Medical practitioners are placed in a difficult position when close family members disagree about the treatment that should be provided to a loved one who is no longer capable of making his or her own decisions.
The New South Wales Court of Appeal’s recent decision in Lane v Northern NSW Local Health District (No 3)  NSWCA 233 highlights the legal risks associated with managing the competing wishes of family members.
Mrs Lane had a seizure at her home and was taken to hospital by ambulance. She was unresponsive and suspected of having suffered a brain injury due to a lack of oxygen. Her husband was her legal guardian. He was therefore was responsible for giving or withholding consent to the treatment Mrs Lane received at the hospital. Family meetings were held to discuss Mrs Lane’s treatment. After receiving advice from Mrs Lane’s doctors, Mr Lane accepted that Mrs Lane’s death was unfortunately inevitable. He therefore decided that steps should not be taken to prolong her life beyond its natural course. Mrs Lane died two weeks later.

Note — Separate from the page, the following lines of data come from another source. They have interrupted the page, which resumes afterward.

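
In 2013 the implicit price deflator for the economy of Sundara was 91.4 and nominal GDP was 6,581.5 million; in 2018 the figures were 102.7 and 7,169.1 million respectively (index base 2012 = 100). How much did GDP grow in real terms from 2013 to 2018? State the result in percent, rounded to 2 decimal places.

-3.06%

Deflate each year: 2013 → 6581.5/0.914 = 7200.77; 2018 → 7169.1/1.027 = 6980.62.
So real GDP changed by 6980.62/7200.77 − 1 = -0.0306, i.e. -3.06%.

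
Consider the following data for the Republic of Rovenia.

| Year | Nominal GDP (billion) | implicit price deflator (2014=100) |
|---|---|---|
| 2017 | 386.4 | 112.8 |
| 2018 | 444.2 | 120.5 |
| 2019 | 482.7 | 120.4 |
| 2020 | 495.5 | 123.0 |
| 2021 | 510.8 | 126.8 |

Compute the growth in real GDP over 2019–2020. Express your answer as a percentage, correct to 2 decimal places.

Real GDP 2019 = 482.7/1.204 = 400.91.
Real GDP 2020 = 495.5/1.230 = 402.85.
Change = 402.85/400.91 − 1 = 0.0048.

0.48%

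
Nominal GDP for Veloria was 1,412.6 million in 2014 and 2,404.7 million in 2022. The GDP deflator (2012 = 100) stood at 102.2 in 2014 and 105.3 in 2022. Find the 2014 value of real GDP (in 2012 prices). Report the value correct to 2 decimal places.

Real GDP = Nominal / (GDP deflator/100) = 1412.6 / 1.022 = 1382.19.

1,382.19 million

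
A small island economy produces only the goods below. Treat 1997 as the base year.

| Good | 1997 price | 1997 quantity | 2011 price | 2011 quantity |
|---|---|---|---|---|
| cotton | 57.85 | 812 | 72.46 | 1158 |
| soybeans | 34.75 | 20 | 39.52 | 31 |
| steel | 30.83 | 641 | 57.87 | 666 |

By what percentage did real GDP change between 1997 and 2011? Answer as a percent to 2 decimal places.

31.39%

Real GDP 1997 = Nominal GDP 1997 = 57.85·812 + 34.75·20 + 30.83·641 = 67431.23.
Real GDP 2011 (at 1997 prices) = 57.85·1158 + 34.75·31 + 30.83·666 = 88600.33.
Real growth = 88600.33/67431.23 − 1 = 0.3139.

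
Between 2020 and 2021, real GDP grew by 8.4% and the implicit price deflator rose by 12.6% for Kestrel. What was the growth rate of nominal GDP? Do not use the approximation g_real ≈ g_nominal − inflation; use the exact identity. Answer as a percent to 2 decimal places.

(1 + g_nom) = (1 + g_real)(1 + π) = 1.0840 × 1.1260 = 1.22058.

22.06%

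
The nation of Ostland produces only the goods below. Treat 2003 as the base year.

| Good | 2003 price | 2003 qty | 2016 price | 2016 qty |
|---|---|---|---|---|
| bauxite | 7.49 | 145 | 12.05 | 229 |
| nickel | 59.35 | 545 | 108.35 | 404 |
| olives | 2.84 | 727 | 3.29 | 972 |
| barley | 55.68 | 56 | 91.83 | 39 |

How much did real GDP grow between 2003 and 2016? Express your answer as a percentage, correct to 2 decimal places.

-20.69%

Real GDP 2003 = Nominal GDP 2003 = 7.49·145 + 59.35·545 + 2.84·727 + 55.68·56 = 38614.56.
Real GDP 2016 (at 2003 prices) = 7.49·229 + 59.35·404 + 2.84·972 + 55.68·39 = 30624.61.
Real growth = 30624.61/38614.56 − 1 = -0.2069.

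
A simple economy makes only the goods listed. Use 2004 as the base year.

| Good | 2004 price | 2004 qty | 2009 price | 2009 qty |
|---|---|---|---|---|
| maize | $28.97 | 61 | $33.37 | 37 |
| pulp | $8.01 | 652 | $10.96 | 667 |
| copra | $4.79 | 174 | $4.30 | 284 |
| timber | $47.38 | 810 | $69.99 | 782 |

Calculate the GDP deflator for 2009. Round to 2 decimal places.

143.89

Nominal GDP 2009 = 33.37·37 + 10.96·667 + 4.30·284 + 69.99·782 = 64498.39.
Real GDP 2009 (at 2004 prices) = 28.97·37 + 8.01·667 + 4.79·284 + 47.38·782 = 44826.08.
Deflator = Nominal/Real × 100 = 64498.39/44826.08 × 100 = 143.886.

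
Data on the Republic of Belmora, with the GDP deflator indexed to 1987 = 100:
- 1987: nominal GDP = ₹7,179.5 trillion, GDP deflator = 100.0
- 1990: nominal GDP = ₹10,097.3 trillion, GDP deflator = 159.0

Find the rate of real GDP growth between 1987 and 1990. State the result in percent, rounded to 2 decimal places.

Real GDP 1987 = 7179.5 / 1.000 = 7179.50.
Real GDP 1990 = 10097.3 / 1.590 = 6350.50.
Real growth = 6350.50 / 7179.50 − 1 = -0.1155.

-11.55%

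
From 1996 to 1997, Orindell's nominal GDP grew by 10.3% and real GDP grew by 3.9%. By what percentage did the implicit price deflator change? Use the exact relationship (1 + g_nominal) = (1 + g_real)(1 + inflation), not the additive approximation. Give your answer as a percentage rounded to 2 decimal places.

6.16%

(1 + g_nom) = (1 + g_real)(1 + π), so π = 1.1030 / 1.0390 − 1 = 0.06160.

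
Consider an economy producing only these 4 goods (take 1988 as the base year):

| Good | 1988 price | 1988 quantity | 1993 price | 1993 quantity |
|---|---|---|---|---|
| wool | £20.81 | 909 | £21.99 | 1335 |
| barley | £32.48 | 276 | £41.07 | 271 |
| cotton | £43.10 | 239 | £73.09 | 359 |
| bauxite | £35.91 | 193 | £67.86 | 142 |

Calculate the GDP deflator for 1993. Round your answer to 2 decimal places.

Nominal GDP 1993 = 21.99·1335 + 41.07·271 + 73.09·359 + 67.86·142 = 76362.05.
Real GDP 1993 (at 1988 prices) = 20.81·1335 + 32.48·271 + 43.10·359 + 35.91·142 = 57155.55.
Deflator = Nominal/Real × 100 = 76362.05/57155.55 × 100 = 133.604.

133.60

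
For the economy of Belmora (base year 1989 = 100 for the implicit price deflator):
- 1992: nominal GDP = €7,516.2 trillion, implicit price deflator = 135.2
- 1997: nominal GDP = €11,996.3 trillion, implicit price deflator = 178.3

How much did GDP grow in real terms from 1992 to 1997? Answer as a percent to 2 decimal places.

Real GDP 1992 = 7516.2 / 1.352 = 5559.32.
Real GDP 1997 = 11996.3 / 1.783 = 6728.15.
Real growth = 6728.15 / 5559.32 − 1 = 0.2102.

21.02%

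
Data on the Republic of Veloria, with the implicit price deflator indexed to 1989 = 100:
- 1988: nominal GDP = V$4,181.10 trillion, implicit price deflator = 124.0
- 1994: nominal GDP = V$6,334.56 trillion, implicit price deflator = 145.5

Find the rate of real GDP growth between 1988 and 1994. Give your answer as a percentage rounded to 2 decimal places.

29.12%

Real GDP 1988 = 4181.10 / 1.240 = 3371.85.
Real GDP 1994 = 6334.56 / 1.455 = 4353.65.
Real growth = 4353.65 / 3371.85 − 1 = 0.2912.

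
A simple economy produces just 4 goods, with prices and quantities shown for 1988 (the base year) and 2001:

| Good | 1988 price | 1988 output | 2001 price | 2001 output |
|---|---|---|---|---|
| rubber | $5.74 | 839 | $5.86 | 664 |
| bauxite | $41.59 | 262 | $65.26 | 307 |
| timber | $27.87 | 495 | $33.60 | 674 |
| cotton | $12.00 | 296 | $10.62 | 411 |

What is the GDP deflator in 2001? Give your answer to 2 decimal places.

Nominal GDP 2001 = 5.86·664 + 65.26·307 + 33.60·674 + 10.62·411 = 50937.08.
Real GDP 2001 (at 1988 prices) = 5.74·664 + 41.59·307 + 27.87·674 + 12.00·411 = 40295.87.
Deflator = Nominal/Real × 100 = 50937.08/40295.87 × 100 = 126.408.

126.41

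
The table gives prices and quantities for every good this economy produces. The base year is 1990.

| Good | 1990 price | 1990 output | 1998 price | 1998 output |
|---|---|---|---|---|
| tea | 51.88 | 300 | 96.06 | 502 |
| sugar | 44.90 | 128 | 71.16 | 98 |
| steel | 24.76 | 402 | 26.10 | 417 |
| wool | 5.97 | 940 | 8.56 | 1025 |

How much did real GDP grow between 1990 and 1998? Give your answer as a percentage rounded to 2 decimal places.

Real GDP 1990 = Nominal GDP 1990 = 51.88·300 + 44.90·128 + 24.76·402 + 5.97·940 = 36876.52.
Real GDP 1998 (at 1990 prices) = 51.88·502 + 44.90·98 + 24.76·417 + 5.97·1025 = 46888.13.
Real growth = 46888.13/36876.52 − 1 = 0.2715.

27.15%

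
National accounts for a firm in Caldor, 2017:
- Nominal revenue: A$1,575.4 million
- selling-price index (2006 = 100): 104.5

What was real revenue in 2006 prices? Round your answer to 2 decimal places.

A$1,507.56 million

Real revenue = Nominal / (selling-price index/100) = 1575.4 / 1.045 = 1507.56.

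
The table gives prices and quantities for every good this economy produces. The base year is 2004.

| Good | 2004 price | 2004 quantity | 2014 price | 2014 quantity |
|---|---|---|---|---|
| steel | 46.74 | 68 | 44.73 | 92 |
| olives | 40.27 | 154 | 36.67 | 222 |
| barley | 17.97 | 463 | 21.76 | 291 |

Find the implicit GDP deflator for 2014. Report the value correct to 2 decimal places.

Nominal GDP 2014 = 44.73·92 + 36.67·222 + 21.76·291 = 18588.06.
Real GDP 2014 (at 2004 prices) = 46.74·92 + 40.27·222 + 17.97·291 = 18469.29.
Deflator = Nominal/Real × 100 = 18588.06/18469.29 × 100 = 100.643.

100.64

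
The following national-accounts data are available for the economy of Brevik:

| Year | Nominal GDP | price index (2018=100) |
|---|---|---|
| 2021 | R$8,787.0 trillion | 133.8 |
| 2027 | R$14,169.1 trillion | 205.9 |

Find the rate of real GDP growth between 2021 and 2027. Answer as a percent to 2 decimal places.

Real GDP 2021 = 8787.0 / 1.338 = 6567.26.
Real GDP 2027 = 14169.1 / 2.059 = 6881.54.
Real growth = 6881.54 / 6567.26 − 1 = 0.0479.

4.79%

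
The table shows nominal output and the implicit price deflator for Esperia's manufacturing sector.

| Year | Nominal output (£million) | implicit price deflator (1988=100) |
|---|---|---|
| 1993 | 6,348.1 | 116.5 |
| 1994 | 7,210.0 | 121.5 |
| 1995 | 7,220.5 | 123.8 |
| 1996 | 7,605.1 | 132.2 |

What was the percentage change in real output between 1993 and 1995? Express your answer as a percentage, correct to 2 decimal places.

7.04%

Real output 1993 = 6348.1/1.165 = 5449.01.
Real output 1995 = 7220.5/1.238 = 5832.39.
Change = 5832.39/5449.01 − 1 = 0.0704.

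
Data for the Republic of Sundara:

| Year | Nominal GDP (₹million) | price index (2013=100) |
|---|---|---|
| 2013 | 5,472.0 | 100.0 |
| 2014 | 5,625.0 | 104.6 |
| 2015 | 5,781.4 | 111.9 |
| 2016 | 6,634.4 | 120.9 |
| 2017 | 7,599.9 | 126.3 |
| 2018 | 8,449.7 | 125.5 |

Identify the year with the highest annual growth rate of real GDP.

2018

2014: real = 5625.0/1.046 = 5377.63; growth vs 2013 (5472.00) = -1.72%.
2015: real = 5781.4/1.119 = 5166.58; growth vs 2014 (5377.63) = -3.92%.
2016: real = 6634.4/1.209 = 5487.51; growth vs 2015 (5166.58) = 6.21%.
2017: real = 7599.9/1.263 = 6017.34; growth vs 2016 (5487.51) = 9.66%.
2018: real = 8449.7/1.255 = 6732.83; growth vs 2017 (6017.34) = 11.89%.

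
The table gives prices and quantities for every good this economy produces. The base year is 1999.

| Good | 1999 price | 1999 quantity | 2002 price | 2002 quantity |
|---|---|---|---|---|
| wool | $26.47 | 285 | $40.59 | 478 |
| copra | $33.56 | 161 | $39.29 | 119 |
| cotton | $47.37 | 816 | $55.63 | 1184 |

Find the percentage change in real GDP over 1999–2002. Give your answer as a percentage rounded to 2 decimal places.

40.95%

Real GDP 1999 = Nominal GDP 1999 = 26.47·285 + 33.56·161 + 47.37·816 = 51601.03.
Real GDP 2002 (at 1999 prices) = 26.47·478 + 33.56·119 + 47.37·1184 = 72732.38.
Real growth = 72732.38/51601.03 − 1 = 0.4095.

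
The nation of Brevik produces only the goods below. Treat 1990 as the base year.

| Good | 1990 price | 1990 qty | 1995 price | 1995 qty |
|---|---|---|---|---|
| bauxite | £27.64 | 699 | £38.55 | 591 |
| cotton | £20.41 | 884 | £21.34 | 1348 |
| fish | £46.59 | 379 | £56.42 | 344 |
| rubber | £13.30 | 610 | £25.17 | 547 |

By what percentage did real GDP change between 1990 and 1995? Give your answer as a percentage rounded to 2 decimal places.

Real GDP 1990 = Nominal GDP 1990 = 27.64·699 + 20.41·884 + 46.59·379 + 13.30·610 = 63133.41.
Real GDP 1995 (at 1990 prices) = 27.64·591 + 20.41·1348 + 46.59·344 + 13.30·547 = 67149.98.
Real growth = 67149.98/63133.41 − 1 = 0.0636.

6.36%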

Mrs Lane’s daughters had disagreed with Mr Lane’s decision. They sued the body corporate responsible for the hospital’s operation for damages for psychiatric injuries. They argued that Mr Lane’s consent to Mrs Lane receiving only palliative care was not fully informed because the hospital had not told him about other treatment options. They therefore said that the hospital’s treatment of Mrs Lane had been negligent and that they had a valid claim for damages for psychiatric injuries caused by witnessing her treatment and her ultimate death.
The Court of Appeal dismissed this argument. In a unanimous decision, the Court said that the expert evidence at trial did not support a finding that that alternative advice should been given to Mr Lane because the consensus of opinion was that Mrs Lane was at the end of her life. The Court found that the hospital could have done nothing more than provide palliative measures to keep her comfortable.
Mrs Lane’s daughters also argued that the hospital had not complied with a NSW Department of Health document called ‘End-of-Life Care and Decision-Making – Guidelines.’ The guidelines contained instructions about the importance of communication between health professionals, patients and families and advice on how to resolve disputes within families. The daughters contended that the guidelines set out a standard which, if not complied with, would demonstrate negligence on the part of the hospital which entitled them to damages.
The Court of Appeal also dismissed this argument. The Court held that the hospital’s standard of care was not defined by guidelines such as these, but from the expert evidence of relevant health care professionals identifying ‘competent professional practice’ for the purposes of the Civil Liability Act. The Court found that the medical evidence led at trial regarding Mrs Lane’s appropriate treatment supported the trial judge’s finding that there had been no breach of the hospital’s duty of care.
While the daughters’ claim was not successful, the case highlights the legal risks associated with informed consent in a palliative care context. Despite the Australian Institute of Health and Welfare’s latest report on medical indemnity claims indicating that claims relating to consent to treatment are decreasing, the potential for multiple psychiatric injury claims arising from a decision to provide only palliative care to a patient emphasises the importance of ongoing training and guidance for health practitioners when communicating with decision-makers in these difficult, emotional and distressing circumstances.